1 cup gluten-free rolled oats, blended into a flour (or use store-bought GF oat flour)
1/2 cup gluten-free or regular all-purpose flour (I used Trader Joe’s GF)
3 tablespoon chia seeds
1/4 teaspoon salt
2 teaspoons baking powder
1/4 teaspoon baking soda
2 teaspoons cinnamon
1 teaspoon nutmeg
1/2 teaspoon allspice
1/4 teaspoon pepper (which helps activate curcumin, the active ingredient in turmeric)
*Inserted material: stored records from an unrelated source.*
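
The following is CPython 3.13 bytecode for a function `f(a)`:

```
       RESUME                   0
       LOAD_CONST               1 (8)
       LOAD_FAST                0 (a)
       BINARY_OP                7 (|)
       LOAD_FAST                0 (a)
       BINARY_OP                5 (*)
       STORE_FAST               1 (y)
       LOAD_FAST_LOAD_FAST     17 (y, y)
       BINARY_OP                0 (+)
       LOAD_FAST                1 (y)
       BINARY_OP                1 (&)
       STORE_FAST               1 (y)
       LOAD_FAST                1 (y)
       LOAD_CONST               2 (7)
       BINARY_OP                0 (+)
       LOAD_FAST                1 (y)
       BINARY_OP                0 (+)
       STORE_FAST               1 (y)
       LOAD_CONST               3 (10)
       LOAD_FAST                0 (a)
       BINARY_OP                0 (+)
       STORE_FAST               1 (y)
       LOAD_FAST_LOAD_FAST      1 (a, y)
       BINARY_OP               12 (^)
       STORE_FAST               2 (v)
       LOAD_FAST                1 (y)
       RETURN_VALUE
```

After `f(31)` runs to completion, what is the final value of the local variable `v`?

LOAD_CONST → push 8. Stack: [8]
LOAD_FAST a → push 31. Stack: [8, 31]
BINARY_OP | → 8 | 31 = 31. Stack: [31]
LOAD_FAST a → push 31. Stack: [31, 31]
BINARY_OP * → 31 * 31 = 961. Stack: [961]
STORE_FAST y → y=961. Stack: []
LOAD_FAST_LOAD_FAST y,y → push 961,961. Stack: [961, 961]
BINARY_OP + → 961 + 961 = 1922. Stack: [1922]
LOAD_FAST y → push 961. Stack: [1922, 961]
BINARY_OP & → 1922 & 961 = 896. Stack: [896]
STORE_FAST y → y=896. Stack: []
LOAD_FAST y → push 896. Stack: [896]
LOAD_CONST → push 7. Stack: [896, 7]
BINARY_OP + → 896 + 7 = 903. Stack: [903]
LOAD_FAST y → push 896. Stack: [903, 896]
BINARY_OP + → 903 + 896 = 1799. Stack: [1799]
STORE_FAST y → y=1799. Stack: []
LOAD_CONST → push 10. Stack: [10]
LOAD_FAST a → push 31. Stack: [10, 31]
BINARY_OP + → 10 + 31 = 41. Stack: [41]
STORE_FAST y → y=41. Stack: []
LOAD_FAST_LOAD_FAST a,y → push 31,41. Stack: [31, 41]
BINARY_OP ^ → 31 ^ 41 = 54. Stack: [54]
STORE_FAST v → v=54. Stack: []
LOAD_FAST y → push 41. Stack: [41]
RETURN_VALUE → return 41.

54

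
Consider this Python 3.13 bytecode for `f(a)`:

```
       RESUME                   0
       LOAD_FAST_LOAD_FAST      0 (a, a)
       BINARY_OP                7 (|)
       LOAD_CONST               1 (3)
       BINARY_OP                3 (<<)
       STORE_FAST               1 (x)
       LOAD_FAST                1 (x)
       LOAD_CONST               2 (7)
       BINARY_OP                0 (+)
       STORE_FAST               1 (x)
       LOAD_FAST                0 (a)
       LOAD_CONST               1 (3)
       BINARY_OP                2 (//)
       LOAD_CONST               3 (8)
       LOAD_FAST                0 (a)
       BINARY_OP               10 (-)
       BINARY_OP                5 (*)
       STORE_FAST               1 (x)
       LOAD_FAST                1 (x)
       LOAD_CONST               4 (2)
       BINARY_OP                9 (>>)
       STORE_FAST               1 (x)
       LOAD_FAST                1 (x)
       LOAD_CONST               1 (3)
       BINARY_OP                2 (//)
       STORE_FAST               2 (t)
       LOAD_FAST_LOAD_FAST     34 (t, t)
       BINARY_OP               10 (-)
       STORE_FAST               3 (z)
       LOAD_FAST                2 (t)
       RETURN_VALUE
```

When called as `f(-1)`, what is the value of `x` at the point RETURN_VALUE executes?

LOAD_FAST_LOAD_FAST a,a → push -1,-1. Stack: [-1, -1]
BINARY_OP | → -1 | -1 = -1. Stack: [-1]
LOAD_CONST → push 3. Stack: [-1, 3]
BINARY_OP << → -1 << 3 = -8. Stack: [-8]
STORE_FAST x → x=-8. Stack: []
LOAD_FAST x → push -8. Stack: [-8]
LOAD_CONST → push 7. Stack: [-8, 7]
BINARY_OP + → -8 + 7 = -1. Stack: [-1]
STORE_FAST x → x=-1. Stack: []
LOAD_FAST a → push -1. Stack: [-1]
LOAD_CONST → push 3. Stack: [-1, 3]
BINARY_OP // → -1 // 3 = -1. Stack: [-1]
LOAD_CONST → push 8. Stack: [-1, 8]
LOAD_FAST a → push -1. Stack: [-1, 8, -1]
BINARY_OP - → 8 - -1 = 9. Stack: [-1, 9]
BINARY_OP * → -1 * 9 = -9. Stack: [-9]
STORE_FAST x → x=-9. Stack: []
LOAD_FAST x → push -9. Stack: [-9]
LOAD_CONST → push 2. Stack: [-9, 2]
BINARY_OP >> → -9 >> 2 = -3. Stack: [-3]
STORE_FAST x → x=-3. Stack: []
LOAD_FAST x → push -3. Stack: [-3]
LOAD_CONST → push 3. Stack: [-3, 3]
BINARY_OP // → -3 // 3 = -1. Stack: [-1]
STORE_FAST t → t=-1. Stack: []
LOAD_FAST_LOAD_FAST t,t → push -1,-1. Stack: [-1, -1]
BINARY_OP - → -1 - -1 = 0. Stack: [0]
STORE_FAST z → z=0. Stack: []
LOAD_FAST t → push -1. Stack: [-1]
RETURN_VALUE → return -1.

-3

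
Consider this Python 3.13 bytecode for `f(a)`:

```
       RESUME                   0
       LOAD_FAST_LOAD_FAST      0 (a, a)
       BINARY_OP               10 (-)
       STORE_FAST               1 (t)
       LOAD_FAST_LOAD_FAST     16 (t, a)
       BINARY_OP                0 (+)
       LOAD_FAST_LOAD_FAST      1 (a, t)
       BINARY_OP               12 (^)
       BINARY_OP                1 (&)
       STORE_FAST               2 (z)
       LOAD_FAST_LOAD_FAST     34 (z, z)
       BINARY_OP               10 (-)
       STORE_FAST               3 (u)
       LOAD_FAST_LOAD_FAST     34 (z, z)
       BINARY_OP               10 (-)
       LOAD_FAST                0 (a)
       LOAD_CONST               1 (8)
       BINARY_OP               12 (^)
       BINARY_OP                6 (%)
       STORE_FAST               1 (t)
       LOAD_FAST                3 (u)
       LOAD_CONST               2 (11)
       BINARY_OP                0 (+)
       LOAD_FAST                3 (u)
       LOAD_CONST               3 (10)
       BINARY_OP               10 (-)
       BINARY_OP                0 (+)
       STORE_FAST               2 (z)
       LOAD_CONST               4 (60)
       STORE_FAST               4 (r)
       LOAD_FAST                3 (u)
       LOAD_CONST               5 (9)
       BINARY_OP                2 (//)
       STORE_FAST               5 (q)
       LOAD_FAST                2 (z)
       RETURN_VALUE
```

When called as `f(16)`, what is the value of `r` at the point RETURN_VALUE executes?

60

LOAD_FAST_LOAD_FAST a,a → push 16,16. Stack: [16, 16]
BINARY_OP - → 16 - 16 = 0. Stack: [0]
STORE_FAST t → t=0. Stack: []
LOAD_FAST_LOAD_FAST t,a → push 0,16. Stack: [0, 16]
BINARY_OP + → 0 + 16 = 16. Stack: [16]
LOAD_FAST_LOAD_FAST a,t → push 16,0. Stack: [16, 16, 0]
BINARY_OP ^ → 16 ^ 0 = 16. Stack: [16, 16]
BINARY_OP & → 16 & 16 = 16. Stack: [16]
STORE_FAST z → z=16. Stack: []
LOAD_FAST_LOAD_FAST z,z → push 16,16. Stack: [16, 16]
BINARY_OP - → 16 - 16 = 0. Stack: [0]
STORE_FAST u → u=0. Stack: []
LOAD_FAST_LOAD_FAST z,z → push 16,16. Stack: [16, 16]
BINARY_OP - → 16 - 16 = 0. Stack: [0]
LOAD_FAST a → push 16. Stack: [0, 16]
LOAD_CONST → push 8. Stack: [0, 16, 8]
BINARY_OP ^ → 16 ^ 8 = 24. Stack: [0, 24]
BINARY_OP % → 0 % 24 = 0. Stack: [0]
STORE_FAST t → t=0. Stack: []
LOAD_FAST u → push 0. Stack: [0]
LOAD_CONST → push 11. Stack: [0, 11]
BINARY_OP + → 0 + 11 = 11. Stack: [11]
LOAD_FAST u → push 0. Stack: [11, 0]
LOAD_CONST → push 10. Stack: [11, 0, 10]
BINARY_OP - → 0 - 10 = -10. Stack: [11, -10]
BINARY_OP + → 11 + -10 = 1. Stack: [1]
STORE_FAST z → z=1. Stack: []
LOAD_CONST → push 60. Stack: [60]
STORE_FAST r → r=60. Stack: []
LOAD_FAST u → push 0. Stack: [0]
LOAD_CONST → push 9. Stack: [0, 9]
BINARY_OP // → 0 // 9 = 0. Stack: [0]
STORE_FAST q → q=0. Stack: []
LOAD_FAST z → push 1. Stack: [1]
RETURN_VALUE → return 1.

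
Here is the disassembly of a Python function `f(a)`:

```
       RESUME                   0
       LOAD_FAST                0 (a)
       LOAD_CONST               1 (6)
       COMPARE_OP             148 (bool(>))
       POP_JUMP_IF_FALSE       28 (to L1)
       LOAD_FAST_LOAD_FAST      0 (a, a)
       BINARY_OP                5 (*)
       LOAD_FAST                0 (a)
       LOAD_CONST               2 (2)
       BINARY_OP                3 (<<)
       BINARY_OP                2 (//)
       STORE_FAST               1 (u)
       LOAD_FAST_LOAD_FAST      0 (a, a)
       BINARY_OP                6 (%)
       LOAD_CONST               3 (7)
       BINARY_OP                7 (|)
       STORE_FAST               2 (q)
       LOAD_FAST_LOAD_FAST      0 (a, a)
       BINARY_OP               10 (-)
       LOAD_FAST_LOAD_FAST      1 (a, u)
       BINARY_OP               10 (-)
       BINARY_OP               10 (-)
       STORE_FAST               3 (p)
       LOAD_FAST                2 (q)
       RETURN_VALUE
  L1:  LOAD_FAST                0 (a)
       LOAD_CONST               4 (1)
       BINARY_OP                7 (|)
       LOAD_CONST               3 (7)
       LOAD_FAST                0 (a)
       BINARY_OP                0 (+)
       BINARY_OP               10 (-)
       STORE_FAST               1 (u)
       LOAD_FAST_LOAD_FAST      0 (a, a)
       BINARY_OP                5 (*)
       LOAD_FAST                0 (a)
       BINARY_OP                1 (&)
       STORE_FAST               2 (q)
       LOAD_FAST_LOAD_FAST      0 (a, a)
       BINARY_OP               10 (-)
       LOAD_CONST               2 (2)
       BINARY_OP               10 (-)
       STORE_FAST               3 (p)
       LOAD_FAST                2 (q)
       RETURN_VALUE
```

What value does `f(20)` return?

7

LOAD_FAST a → push 20. Stack: [20]
LOAD_CONST → push 6. Stack: [20, 6]
COMPARE_OP bool(>) → 20 vs 6 = True. Stack: [True]
POP_JUMP_IF_FALSE → pop True; no jump. Stack: []
LOAD_FAST_LOAD_FAST a,a → push 20,20. Stack: [20, 20]
BINARY_OP * → 20 * 20 = 400. Stack: [400]
LOAD_FAST a → push 20. Stack: [400, 20]
LOAD_CONST → push 2. Stack: [400, 20, 2]
BINARY_OP << → 20 << 2 = 80. Stack: [400, 80]
BINARY_OP // → 400 // 80 = 5. Stack: [5]
STORE_FAST u → u=5. Stack: []
LOAD_FAST_LOAD_FAST a,a → push 20,20. Stack: [20, 20]
BINARY_OP % → 20 % 20 = 0. Stack: [0]
LOAD_CONST → push 7. Stack: [0, 7]
BINARY_OP | → 0 | 7 = 7. Stack: [7]
STORE_FAST q → q=7. Stack: []
LOAD_FAST_LOAD_FAST a,a → push 20,20. Stack: [20, 20]
BINARY_OP - → 20 - 20 = 0. Stack: [0]
LOAD_FAST_LOAD_FAST a,u → push 20,5. Stack: [0, 20, 5]
BINARY_OP - → 20 - 5 = 15. Stack: [0, 15]
BINARY_OP - → 0 - 15 = -15. Stack: [-15]
STORE_FAST p → p=-15. Stack: []
LOAD_FAST q → push 7. Stack: [7]
RETURN_VALUE → return 7.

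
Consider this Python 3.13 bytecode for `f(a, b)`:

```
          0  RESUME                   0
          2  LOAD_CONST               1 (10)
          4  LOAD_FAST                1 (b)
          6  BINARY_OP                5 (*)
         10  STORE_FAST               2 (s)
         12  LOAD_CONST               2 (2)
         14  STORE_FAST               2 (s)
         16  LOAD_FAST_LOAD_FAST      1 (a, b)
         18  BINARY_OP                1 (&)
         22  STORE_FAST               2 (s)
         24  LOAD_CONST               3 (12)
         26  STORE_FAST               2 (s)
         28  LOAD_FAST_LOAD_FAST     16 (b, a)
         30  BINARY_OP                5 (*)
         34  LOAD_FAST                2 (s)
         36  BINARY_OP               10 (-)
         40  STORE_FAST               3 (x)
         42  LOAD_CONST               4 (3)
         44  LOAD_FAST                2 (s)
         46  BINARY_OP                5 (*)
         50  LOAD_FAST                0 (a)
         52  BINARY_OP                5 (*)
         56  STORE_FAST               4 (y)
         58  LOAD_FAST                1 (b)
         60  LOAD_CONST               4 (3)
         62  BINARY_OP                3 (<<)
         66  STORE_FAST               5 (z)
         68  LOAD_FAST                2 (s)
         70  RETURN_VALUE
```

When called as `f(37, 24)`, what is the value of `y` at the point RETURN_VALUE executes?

LOAD_CONST → push 10. Stack: [10]
LOAD_FAST b → push 24. Stack: [10, 24]
BINARY_OP * → 10 * 24 = 240. Stack: [240]
STORE_FAST s → s=240. Stack: []
LOAD_CONST → push 2. Stack: [2]
STORE_FAST s → s=2. Stack: []
LOAD_FAST_LOAD_FAST a,b → push 37,24. Stack: [37, 24]
BINARY_OP & → 37 & 24 = 0. Stack: [0]
STORE_FAST s → s=0. Stack: []
LOAD_CONST → push 12. Stack: [12]
STORE_FAST s → s=12. Stack: []
LOAD_FAST_LOAD_FAST b,a → push 24,37. Stack: [24, 37]
BINARY_OP * → 24 * 37 = 888. Stack: [888]
LOAD_FAST s → push 12. Stack: [888, 12]
BINARY_OP - → 888 - 12 = 876. Stack: [876]
STORE_FAST x → x=876. Stack: []
LOAD_CONST → push 3. Stack: [3]
LOAD_FAST s → push 12. Stack: [3, 12]
BINARY_OP * → 3 * 12 = 36. Stack: [36]
LOAD_FAST a → push 37. Stack: [36, 37]
BINARY_OP * → 36 * 37 = 1332. Stack: [1332]
STORE_FAST y → y=1332. Stack: []
LOAD_FAST b → push 24. Stack: [24]
LOAD_CONST → push 3. Stack: [24, 3]
BINARY_OP << → 24 << 3 = 192. Stack: [192]
STORE_FAST z → z=192. Stack: []
LOAD_FAST s → push 12. Stack: [12]
RETURN_VALUE → return 12.

1332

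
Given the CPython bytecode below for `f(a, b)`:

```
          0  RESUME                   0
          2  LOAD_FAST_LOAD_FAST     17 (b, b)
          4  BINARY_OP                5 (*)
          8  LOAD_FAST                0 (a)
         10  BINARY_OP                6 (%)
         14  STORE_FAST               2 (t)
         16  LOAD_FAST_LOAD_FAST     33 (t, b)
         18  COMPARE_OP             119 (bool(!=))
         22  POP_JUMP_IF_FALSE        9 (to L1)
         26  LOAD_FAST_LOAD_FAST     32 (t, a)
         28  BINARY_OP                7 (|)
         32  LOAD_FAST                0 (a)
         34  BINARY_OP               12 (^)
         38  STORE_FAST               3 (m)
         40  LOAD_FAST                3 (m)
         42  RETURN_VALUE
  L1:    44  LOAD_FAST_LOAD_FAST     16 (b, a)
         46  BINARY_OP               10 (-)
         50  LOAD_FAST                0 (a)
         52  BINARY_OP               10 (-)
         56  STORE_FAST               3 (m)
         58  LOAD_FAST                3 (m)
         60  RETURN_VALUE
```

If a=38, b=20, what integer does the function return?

-56

LOAD_FAST_LOAD_FAST b,b → push 20,20. Stack: [20, 20]
BINARY_OP * → 20 * 20 = 400. Stack: [400]
LOAD_FAST a → push 38. Stack: [400, 38]
BINARY_OP % → 400 % 38 = 20. Stack: [20]
STORE_FAST t → t=20. Stack: []
LOAD_FAST_LOAD_FAST t,b → push 20,20. Stack: [20, 20]
COMPARE_OP bool(!=) → 20 vs 20 = False. Stack: [False]
POP_JUMP_IF_FALSE → pop False; jump. Stack: []
LOAD_FAST_LOAD_FAST b,a → push 20,38. Stack: [20, 38]
BINARY_OP - → 20 - 38 = -18. Stack: [-18]
LOAD_FAST a → push 38. Stack: [-18, 38]
BINARY_OP - → -18 - 38 = -56. Stack: [-56]
STORE_FAST m → m=-56. Stack: []
LOAD_FAST m → push -56. Stack: [-56]
RETURN_VALUE → return -56.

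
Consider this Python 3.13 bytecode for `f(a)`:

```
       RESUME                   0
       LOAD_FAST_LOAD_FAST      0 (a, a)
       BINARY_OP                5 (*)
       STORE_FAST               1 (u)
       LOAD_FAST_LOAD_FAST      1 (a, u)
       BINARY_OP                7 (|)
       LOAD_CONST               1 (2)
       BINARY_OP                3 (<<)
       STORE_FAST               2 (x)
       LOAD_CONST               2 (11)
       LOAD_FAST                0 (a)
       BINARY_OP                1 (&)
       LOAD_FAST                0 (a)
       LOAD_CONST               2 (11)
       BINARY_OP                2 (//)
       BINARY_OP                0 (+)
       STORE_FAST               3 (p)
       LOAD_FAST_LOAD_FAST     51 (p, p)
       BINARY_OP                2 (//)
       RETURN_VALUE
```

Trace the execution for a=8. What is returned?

1

LOAD_FAST_LOAD_FAST a,a → push 8,8. Stack: [8, 8]
BINARY_OP * → 8 * 8 = 64. Stack: [64]
STORE_FAST u → u=64. Stack: []
LOAD_FAST_LOAD_FAST a,u → push 8,64. Stack: [8, 64]
BINARY_OP | → 8 | 64 = 72. Stack: [72]
LOAD_CONST → push 2. Stack: [72, 2]
BINARY_OP << → 72 << 2 = 288. Stack: [288]
STORE_FAST x → x=288. Stack: []
LOAD_CONST → push 11. Stack: [11]
LOAD_FAST a → push 8. Stack: [11, 8]
BINARY_OP & → 11 & 8 = 8. Stack: [8]
LOAD_FAST a → push 8. Stack: [8, 8]
LOAD_CONST → push 11. Stack: [8, 8, 11]
BINARY_OP // → 8 // 11 = 0. Stack: [8, 0]
BINARY_OP + → 8 + 0 = 8. Stack: [8]
STORE_FAST p → p=8. Stack: []
LOAD_FAST_LOAD_FAST p,p → push 8,8. Stack: [8, 8]
BINARY_OP // → 8 // 8 = 1. Stack: [1]
RETURN_VALUE → return 1.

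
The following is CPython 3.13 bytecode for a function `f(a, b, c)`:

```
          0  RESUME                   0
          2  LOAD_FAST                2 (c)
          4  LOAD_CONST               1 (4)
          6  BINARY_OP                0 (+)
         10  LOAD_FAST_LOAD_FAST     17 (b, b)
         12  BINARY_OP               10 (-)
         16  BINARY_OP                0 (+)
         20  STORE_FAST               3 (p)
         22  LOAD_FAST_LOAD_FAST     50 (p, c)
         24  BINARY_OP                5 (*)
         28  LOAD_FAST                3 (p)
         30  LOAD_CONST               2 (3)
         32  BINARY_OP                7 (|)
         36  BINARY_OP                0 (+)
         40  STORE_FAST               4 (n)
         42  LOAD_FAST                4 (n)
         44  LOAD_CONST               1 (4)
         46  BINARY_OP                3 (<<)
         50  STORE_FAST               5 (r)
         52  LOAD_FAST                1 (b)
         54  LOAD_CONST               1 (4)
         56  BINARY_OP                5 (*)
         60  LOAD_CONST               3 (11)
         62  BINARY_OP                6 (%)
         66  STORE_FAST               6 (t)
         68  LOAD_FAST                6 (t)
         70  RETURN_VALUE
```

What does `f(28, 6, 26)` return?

2

LOAD_FAST c → push 26. Stack: [26]
LOAD_CONST → push 4. Stack: [26, 4]
BINARY_OP + → 26 + 4 = 30. Stack: [30]
LOAD_FAST_LOAD_FAST b,b → push 6,6. Stack: [30, 6, 6]
BINARY_OP - → 6 - 6 = 0. Stack: [30, 0]
BINARY_OP + → 30 + 0 = 30. Stack: [30]
STORE_FAST p → p=30. Stack: []
LOAD_FAST_LOAD_FAST p,c → push 30,26. Stack: [30, 26]
BINARY_OP * → 30 * 26 = 780. Stack: [780]
LOAD_FAST p → push 30. Stack: [780, 30]
LOAD_CONST → push 3. Stack: [780, 30, 3]
BINARY_OP | → 30 | 3 = 31. Stack: [780, 31]
BINARY_OP + → 780 + 31 = 811. Stack: [811]
STORE_FAST n → n=811. Stack: []
LOAD_FAST n → push 811. Stack: [811]
LOAD_CONST → push 4. Stack: [811, 4]
BINARY_OP << → 811 << 4 = 12976. Stack: [12976]
STORE_FAST r → r=12976. Stack: []
LOAD_FAST b → push 6. Stack: [6]
LOAD_CONST → push 4. Stack: [6, 4]
BINARY_OP * → 6 * 4 = 24. Stack: [24]
LOAD_CONST → push 11. Stack: [24, 11]
BINARY_OP % → 24 % 11 = 2. Stack: [2]
STORE_FAST t → t=2. Stack: []
LOAD_FAST t → push 2. Stack: [2]
RETURN_VALUE → return 2.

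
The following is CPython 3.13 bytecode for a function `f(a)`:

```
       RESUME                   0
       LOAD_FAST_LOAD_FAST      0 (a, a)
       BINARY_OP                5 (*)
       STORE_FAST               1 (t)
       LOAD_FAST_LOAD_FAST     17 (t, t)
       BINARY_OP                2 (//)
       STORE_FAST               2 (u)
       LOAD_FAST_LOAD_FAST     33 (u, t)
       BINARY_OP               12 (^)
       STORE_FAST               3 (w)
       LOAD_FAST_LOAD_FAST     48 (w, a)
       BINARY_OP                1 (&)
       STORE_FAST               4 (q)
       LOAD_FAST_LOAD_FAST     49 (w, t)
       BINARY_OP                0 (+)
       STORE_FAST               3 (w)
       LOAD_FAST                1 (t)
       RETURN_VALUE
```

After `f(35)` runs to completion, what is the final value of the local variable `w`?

2449

LOAD_FAST_LOAD_FAST a,a → push 35,35. Stack: [35, 35]
BINARY_OP * → 35 * 35 = 1225. Stack: [1225]
STORE_FAST t → t=1225. Stack: []
LOAD_FAST_LOAD_FAST t,t → push 1225,1225. Stack: [1225, 1225]
BINARY_OP // → 1225 // 1225 = 1. Stack: [1]
STORE_FAST u → u=1. Stack: []
LOAD_FAST_LOAD_FAST u,t → push 1,1225. Stack: [1, 1225]
BINARY_OP ^ → 1 ^ 1225 = 1224. Stack: [1224]
STORE_FAST w → w=1224. Stack: []
LOAD_FAST_LOAD_FAST w,a → push 1224,35. Stack: [1224, 35]
BINARY_OP & → 1224 & 35 = 0. Stack: [0]
STORE_FAST q → q=0. Stack: []
LOAD_FAST_LOAD_FAST w,t → push 1224,1225. Stack: [1224, 1225]
BINARY_OP + → 1224 + 1225 = 2449. Stack: [2449]
STORE_FAST w → w=2449. Stack: []
LOAD_FAST t → push 1225. Stack: [1225]
RETURN_VALUE → return 1225.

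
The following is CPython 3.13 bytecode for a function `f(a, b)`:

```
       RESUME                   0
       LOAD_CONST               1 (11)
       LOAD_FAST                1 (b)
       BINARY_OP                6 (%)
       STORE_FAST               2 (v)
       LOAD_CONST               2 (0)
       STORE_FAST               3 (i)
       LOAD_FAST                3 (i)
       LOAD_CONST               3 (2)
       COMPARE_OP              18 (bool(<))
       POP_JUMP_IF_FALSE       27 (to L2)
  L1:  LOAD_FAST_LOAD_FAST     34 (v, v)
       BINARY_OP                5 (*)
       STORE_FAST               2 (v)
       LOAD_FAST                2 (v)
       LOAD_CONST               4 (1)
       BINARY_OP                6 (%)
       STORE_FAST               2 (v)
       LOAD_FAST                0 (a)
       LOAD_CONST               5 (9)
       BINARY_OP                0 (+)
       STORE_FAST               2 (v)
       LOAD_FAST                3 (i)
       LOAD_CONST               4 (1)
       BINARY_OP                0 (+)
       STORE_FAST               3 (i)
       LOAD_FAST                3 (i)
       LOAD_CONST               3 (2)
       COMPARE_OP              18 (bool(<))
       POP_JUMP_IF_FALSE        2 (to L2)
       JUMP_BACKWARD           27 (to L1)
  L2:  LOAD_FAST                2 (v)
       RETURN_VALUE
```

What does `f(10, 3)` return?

LOAD_CONST → push 11. Stack: [11]
LOAD_FAST b → push 3. Stack: [11, 3]
BINARY_OP % → 11 % 3 = 2. Stack: [2]
STORE_FAST v → v=2. Stack: []
LOAD_CONST → push 0. Stack: [0]
STORE_FAST i → i=0. Stack: []
LOAD_FAST i → push 0. Stack: [0]
LOAD_CONST → push 2. Stack: [0, 2]
COMPARE_OP bool(<) → 0 vs 2 = True. Stack: [True]
POP_JUMP_IF_FALSE → pop True; no jump. Stack: []
LOAD_FAST_LOAD_FAST v,v → push 2,2. Stack: [2, 2]
BINARY_OP * → 2 * 2 = 4. Stack: [4]
STORE_FAST v → v=4. Stack: []
LOAD_FAST v → push 4. Stack: [4]
LOAD_CONST → push 1. Stack: [4, 1]
BINARY_OP % → 4 % 1 = 0. Stack: [0]
STORE_FAST v → v=0. Stack: []
LOAD_FAST a → push 10. Stack: [10]
LOAD_CONST → push 9. Stack: [10, 9]
BINARY_OP + → 10 + 9 = 19. Stack: [19]
STORE_FAST v → v=19. Stack: []
LOAD_FAST i → push 0. Stack: [0]
LOAD_CONST → push 1. Stack: [0, 1]
BINARY_OP + → 0 + 1 = 1. Stack: [1]
STORE_FAST i → i=1. Stack: []
LOAD_FAST i → push 1. Stack: [1]
LOAD_CONST → push 2. Stack: [1, 2]
COMPARE_OP bool(<) → 1 vs 2 = True. Stack: [True]
POP_JUMP_IF_FALSE → pop True; no jump. Stack: []
LOAD_FAST_LOAD_FAST v,v → push 19,19. Stack: [19, 19]
BINARY_OP * → 19 * 19 = 361. Stack: [361]
STORE_FAST v → v=361. Stack: []
LOAD_FAST v → push 361. Stack: [361]
LOAD_CONST → push 1. Stack: [361, 1]
BINARY_OP % → 361 % 1 = 0. Stack: [0]
STORE_FAST v → v=0. Stack: []
LOAD_FAST a → push 10. Stack: [10]
LOAD_CONST → push 9. Stack: [10, 9]
BINARY_OP + → 10 + 9 = 19. Stack: [19]
STORE_FAST v → v=19. Stack: []
LOAD_FAST i → push 1. Stack: [1]
LOAD_CONST → push 1. Stack: [1, 1]
BINARY_OP + → 1 + 1 = 2. Stack: [2]
STORE_FAST i → i=2. Stack: []
LOAD_FAST i → push 2. Stack: [2]
LOAD_CONST → push 2. Stack: [2, 2]
COMPARE_OP bool(<) → 2 vs 2 = False. Stack: [False]
POP_JUMP_IF_FALSE → pop False; jump. Stack: []
LOAD_FAST v → push 19. Stack: [19]
RETURN_VALUE → return 19.

19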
1 cup carrots, shredded (or grated)
1/2 cup maple syrup
1/4 cup shredded coconut
1 tablespoon vegan butter
1 tablespoon coconut oil
1 tablespoon ground turmeric
1 teaspoon fresh ginger, minced
2 teaspoons vanilla extract
2 tablespoons coconut sugar (optional)
3 teaspoons apple cider vinegar
3/4 cup unsweetened nondairy milk, such as cashew
1/2 cup frozen blueberries (optional)
1/3 cup gluten-free rolled oats
2 tablespoons pumpkin seeds
2 tablespoons melted coconut oil
1 tablespoon agave syrup
Begin by mixing the dry ingredients together in a medium bowl; set that aside. In a large bowl or the bowl of your stand mixer, combine all of the wet ingredients except for the blueberries until everything is fully incorporated. (Fold in the blueberries last so the blueberry juice and turmeric don’t turn the muffins turquoise!) Once mixed, add the dry ingredients to the wet mixture, and stir until everything is fully incorporated and there are no clumps in the batter.
Allow the mixture to sit for 30 minutes to an hour to allow the chia seeds to swell up and bind the batter, as eggs do in typical recipes. While you are waiting for the batter, preheat your oven to 375 F and mix the ingredients for the topping.
When the batter is ready, gently fold in the blueberries. Fresh blueberries are fine but a little too wet; frozen berries maintain the consistency of the muffin much better.
Next, spray a muffin pan with cooking spray and fill each cup about 1/2 to 2/3 full. Sprinkle the topping over the batter and bake for 25 to 28 minutes.
Remove the muffins from the oven and allow to cool. These muffins keep well in the fridge for a week, or in the freezer for up to three months. The great thing about freezing them is that you can make a large batch and just pop them in the microwave for about a minute whenever you want a quick breakfast.